La proposition sera maintenant examinée par le Congrès, où il y a de fortes objections aux coupes, mais les législateurs seront largement impuissants à imposer des changements.

«Biden transformera le Minnesota en camp de réfugiés, et il a dit que – des ressources publiques écrasantes, des écoles surpeuplées et des hôpitaux inondés. Tu le sais. Il est déjà là. C’est une honte ce qu’ils ont fait à votre État », a déclaré Trump à ses partisans.

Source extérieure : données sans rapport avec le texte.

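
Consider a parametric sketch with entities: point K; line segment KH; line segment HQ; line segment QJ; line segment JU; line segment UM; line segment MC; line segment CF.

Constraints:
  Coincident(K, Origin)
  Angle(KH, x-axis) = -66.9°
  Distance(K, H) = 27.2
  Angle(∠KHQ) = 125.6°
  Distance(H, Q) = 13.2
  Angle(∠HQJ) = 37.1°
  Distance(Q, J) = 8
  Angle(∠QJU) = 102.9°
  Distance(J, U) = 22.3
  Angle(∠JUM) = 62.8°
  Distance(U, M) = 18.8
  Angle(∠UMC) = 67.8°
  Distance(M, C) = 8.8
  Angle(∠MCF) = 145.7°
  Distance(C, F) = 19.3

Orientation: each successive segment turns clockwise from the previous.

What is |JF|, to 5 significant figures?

10.862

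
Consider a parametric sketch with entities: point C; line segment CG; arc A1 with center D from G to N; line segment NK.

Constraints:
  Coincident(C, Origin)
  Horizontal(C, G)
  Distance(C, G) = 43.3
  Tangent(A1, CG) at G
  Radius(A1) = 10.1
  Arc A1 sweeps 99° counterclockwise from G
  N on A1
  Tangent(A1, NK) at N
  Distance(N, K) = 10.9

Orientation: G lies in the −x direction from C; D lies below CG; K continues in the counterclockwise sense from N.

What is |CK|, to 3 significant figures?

56.2

C is at the origin; C and G share the same y with |CG| = 43.3 and G on the −x side, so G = (-43.3, 0.00). The tangent condition forces DG to be normal to CG, so D = G + (0, -10.1) = (-43.3, -10.1). On A1, G sits at bearing 90° from D; a 99° counterclockwise sweep puts N at bearing 189°, so N = D + 10.1·(cos 189°, sin 189°) = (-53.3, -11.7). A1 meets NK tangentially, so DN is at right angles to NK, so NK runs along (−sin 189°, cos 189°); with |NK| = 10.9, K = (-51.6, -22.4). Then |CK| = |K − C| = 56.2.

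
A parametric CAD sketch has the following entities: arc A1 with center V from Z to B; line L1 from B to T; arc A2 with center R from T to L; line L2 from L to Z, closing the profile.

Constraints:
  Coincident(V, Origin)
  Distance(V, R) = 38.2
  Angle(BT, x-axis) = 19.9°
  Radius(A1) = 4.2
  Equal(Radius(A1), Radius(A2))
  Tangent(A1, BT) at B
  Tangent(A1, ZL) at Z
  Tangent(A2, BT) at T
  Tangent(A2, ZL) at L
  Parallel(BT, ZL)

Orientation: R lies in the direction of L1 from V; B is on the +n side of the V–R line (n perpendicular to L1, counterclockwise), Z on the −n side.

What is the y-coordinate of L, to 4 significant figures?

9.053

The slot axis is L1's direction at 19.9°, so u = (cos 19.9°, sin 19.9°) = (0.9403, 0.3404) and n = (−sin 19.9°, cos 19.9°) = (-0.3404, 0.9403). V is at the origin and R lies 38.2 along u from V, so R = 38.2·u = (35.92, 13.00). Tangency of A1 to both parallel lines with radius 4.2 puts B and Z at V ± 4.2·n: B = (-1.430, 3.949), Z = (1.430, -3.949). Equal radii place T and L the same way about R: T = R + 4.2·n = (34.49, 16.95), L = R − 4.2·n = (37.35, 9.053). So L.y = 9.053.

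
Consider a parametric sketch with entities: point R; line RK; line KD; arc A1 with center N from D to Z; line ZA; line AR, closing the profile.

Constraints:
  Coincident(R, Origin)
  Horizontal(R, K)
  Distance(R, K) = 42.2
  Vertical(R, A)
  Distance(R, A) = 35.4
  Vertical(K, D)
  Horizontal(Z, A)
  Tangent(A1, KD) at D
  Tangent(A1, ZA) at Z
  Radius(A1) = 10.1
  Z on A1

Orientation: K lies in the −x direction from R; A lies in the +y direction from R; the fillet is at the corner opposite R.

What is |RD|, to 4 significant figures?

49.20

The virtual corner opposite R is at (-42.20, 35.40). The tangent condition forces ND to be normal to KD and the tangent condition forces NZ to be normal to ZA, with radius 10.1, so the center N sits 10.1 in from both sides at N = (-32.10, 25.30). That places the tangent points at D = (-42.20, 25.30) on KD and Z = (-32.10, 35.40) on ZA. Then |RD| = |D − R| = 49.20.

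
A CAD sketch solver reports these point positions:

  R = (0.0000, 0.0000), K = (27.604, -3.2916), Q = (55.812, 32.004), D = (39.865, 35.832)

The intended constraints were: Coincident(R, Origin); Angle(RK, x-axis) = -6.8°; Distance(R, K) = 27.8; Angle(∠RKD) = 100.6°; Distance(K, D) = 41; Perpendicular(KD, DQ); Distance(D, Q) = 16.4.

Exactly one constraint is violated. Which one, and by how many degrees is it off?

Perpendicular(KD, DQ) — off by 3.90°.

R = (0.00, 0.00) ✓; RK at -6.800° ✓; |RK| = 27.80 ✓; ∠RKD = 100.6° ✓; |KD| = 41.00 ✓; ∠(KD, DQ) = 86.10° ✗; |DQ| = 16.40 ✓.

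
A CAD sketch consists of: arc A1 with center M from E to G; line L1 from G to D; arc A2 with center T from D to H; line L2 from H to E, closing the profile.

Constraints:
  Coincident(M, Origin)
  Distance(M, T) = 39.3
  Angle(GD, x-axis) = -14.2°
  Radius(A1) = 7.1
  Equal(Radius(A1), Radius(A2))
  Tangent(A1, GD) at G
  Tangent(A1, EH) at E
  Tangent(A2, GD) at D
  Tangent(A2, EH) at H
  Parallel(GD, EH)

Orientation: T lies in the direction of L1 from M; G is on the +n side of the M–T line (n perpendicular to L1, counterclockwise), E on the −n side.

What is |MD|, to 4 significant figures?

39.94

The slot axis is L1's direction at -14.2°, so u = (cos -14.2°, sin -14.2°) = (0.9694, -0.2453) and n = (−sin -14.2°, cos -14.2°) = (0.2453, 0.9694). M is at the origin and T lies 39.3 along u from M, so T = 39.3·u = (38.10, -9.641). Tangency of A1 to both parallel lines with radius 7.1 puts G and E at M ± 7.1·n: G = (1.742, 6.883), E = (-1.742, -6.883). Equal radii place D and H the same way about T: D = T + 7.1·n = (39.84, -2.758), H = T − 7.1·n = (36.36, -16.52). Then |MD| = |D − M| = 39.94.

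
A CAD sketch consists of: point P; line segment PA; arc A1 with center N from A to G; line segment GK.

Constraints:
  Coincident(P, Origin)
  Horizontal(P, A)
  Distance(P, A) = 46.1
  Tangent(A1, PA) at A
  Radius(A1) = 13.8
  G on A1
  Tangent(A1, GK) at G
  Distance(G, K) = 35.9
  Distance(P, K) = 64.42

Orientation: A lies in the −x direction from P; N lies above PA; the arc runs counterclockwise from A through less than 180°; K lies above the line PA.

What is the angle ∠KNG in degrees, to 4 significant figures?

68.97°

P is at the origin; P and A share the same y with |PA| = 46.1 and A on the −x side, so A = (-46.10, 0.000). The tangent condition forces NA to be normal to PA, so N = A + (0, 13.8) = (-46.10, 13.80). Since NG ⟂ GK (tangency), |NK| = √(13.8² + 35.9²) = 38.46 regardless of where G sits on A1. So K lies on both circle(P, 64.42) and circle(N, 38.46); the above-PA intersection is K = (-38.66, 51.53). G is the foot of the tangent from K: G = (-32.50, 16.16).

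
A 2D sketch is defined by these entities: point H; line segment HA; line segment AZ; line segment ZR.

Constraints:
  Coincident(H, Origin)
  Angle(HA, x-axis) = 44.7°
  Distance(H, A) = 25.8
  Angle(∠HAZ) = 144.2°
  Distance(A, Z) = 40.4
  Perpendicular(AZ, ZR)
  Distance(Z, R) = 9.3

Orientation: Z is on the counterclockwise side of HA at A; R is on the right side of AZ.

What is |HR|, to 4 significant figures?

66.00

H is at the origin; HA runs at 44.7° with length 25.8, so A = 25.8·(cos 44.7°, sin 44.7°) = (18.34, 18.15). ∠HAZ = 144.2°, so AZ runs at 44.7° + (180° − 144.2°) = 80.50° from the x-axis; with |AZ| = 40.4, Z = A + 40.4·(cos 80.50°, sin 80.50°) = (25.01, 57.99). The perpendicularity gives ZR at right angles to AZ; with |ZR| = 9.3 on the right of AZ, R = Z + 9.3·(0.9863, -0.1650) = (34.18, 56.46). Then |HR| = |R − H| = 66.00.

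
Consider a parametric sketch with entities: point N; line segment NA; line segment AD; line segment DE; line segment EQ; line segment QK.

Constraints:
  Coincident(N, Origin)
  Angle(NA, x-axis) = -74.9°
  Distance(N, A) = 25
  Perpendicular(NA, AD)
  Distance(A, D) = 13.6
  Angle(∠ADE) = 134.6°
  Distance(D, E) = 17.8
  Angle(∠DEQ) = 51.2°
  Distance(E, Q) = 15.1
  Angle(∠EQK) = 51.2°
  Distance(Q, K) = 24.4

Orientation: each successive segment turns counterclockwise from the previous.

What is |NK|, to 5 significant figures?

39.637

∠DEQ = 51.2° gives EQ at -170.70° from the x-axis; with |EQ| = 15.1, Q = (13.507, -7.5418). ∠EQK = 51.2° gives QK at -41.900° from the x-axis; with |QK| = 24.4, K = (31.668, -23.837). Then |NK| = |K − N| = 39.637.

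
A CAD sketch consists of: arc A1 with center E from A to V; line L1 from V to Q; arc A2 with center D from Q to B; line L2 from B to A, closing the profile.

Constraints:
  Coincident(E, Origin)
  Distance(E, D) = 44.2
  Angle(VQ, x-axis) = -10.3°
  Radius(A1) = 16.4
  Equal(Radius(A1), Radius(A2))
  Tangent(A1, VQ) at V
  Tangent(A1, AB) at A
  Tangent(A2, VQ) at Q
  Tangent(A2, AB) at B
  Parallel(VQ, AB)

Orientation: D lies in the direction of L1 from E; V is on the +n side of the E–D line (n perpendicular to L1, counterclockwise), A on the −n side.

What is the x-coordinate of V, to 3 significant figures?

2.93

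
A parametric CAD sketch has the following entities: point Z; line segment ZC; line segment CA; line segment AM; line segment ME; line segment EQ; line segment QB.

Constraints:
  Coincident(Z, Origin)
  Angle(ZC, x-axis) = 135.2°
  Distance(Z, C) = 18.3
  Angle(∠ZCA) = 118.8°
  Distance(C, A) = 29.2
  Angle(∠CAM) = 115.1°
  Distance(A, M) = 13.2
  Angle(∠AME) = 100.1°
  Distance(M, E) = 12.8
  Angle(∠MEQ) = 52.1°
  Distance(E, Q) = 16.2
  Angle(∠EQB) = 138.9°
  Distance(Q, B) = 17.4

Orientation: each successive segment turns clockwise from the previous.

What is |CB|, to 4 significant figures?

38.32

Z is at the origin; ZC runs at 135.2° with length 18.3, so C = (-12.99, 12.89). ∠ZCA = 118.8° gives CA at 74.00° from the x-axis; with |CA| = 29.2, A = (-4.937, 40.96). ∠CAM = 115.1° gives AM at 9.100° from the x-axis; with |AM| = 13.2, M = (8.097, 43.05). ∠AME = 100.1° gives ME at -70.80° from the x-axis; with |ME| = 12.8, E = (12.31, 30.96). ∠MEQ = 52.1° gives EQ at 161.3° from the x-axis; with |EQ| = 16.2, Q = (-3.038, 36.16). ∠EQB = 138.9° gives QB at 120.2° from the x-axis; with |QB| = 17.4, B = (-11.79, 51.20). Then |CB| = |B − C| = 38.32.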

Trump a gelé les admissions de réfugiés en mars au milieu de la pandémie de coronavirus, invoquant la nécessité de protéger les emplois américains alors que les retombées du coronavirus ont écrasé l’économie.

Le secrétaire d’État Mike Pompeo a déclaré que l’administration était attachée à l’histoire du pays consistant à diriger le monde en fournissant un lieu sûr aux réfugiés.

« Nous continuons à être le plus grand contributeur au soulagement de la crise humanitaire dans le monde entier, et nous continuerons de le faire », a déclaré Pompeo aux journalistes à Rome en marge d’une conférence sur la liberté religieuse organisée par l’ambassade américaine. Tant que le président Trump sera en fonction, je peux vous promettre que cette administration est profondément attachée à cela.

Mais les défenseurs disent que les actions du gouvernement ne le montrent pas. Depuis son entrée en fonction, Trump a réduit de plus de 80% le nombre de réfugiés autorisés dans le pays, reflétant ses efforts plus larges pour réduire considérablement l’immigration légale et illégale.

Les États-Unis ont autorisé un peu plus de 10800 réfugiés – un peu plus de la moitié du plafond de 18000 fixé par Trump pour 2020 – avant que le département d’État ne suspende le programme en raison du coronavirus.

Le plafond de 18 000 était déjà le plus bas de l’histoire du programme. En outre, le Département d’État a annoncé la semaine dernière qu’il ne fournirait plus certaines informations statistiques sur la réinstallation des réfugiés, ce qui a suscité davantage de préoccupations.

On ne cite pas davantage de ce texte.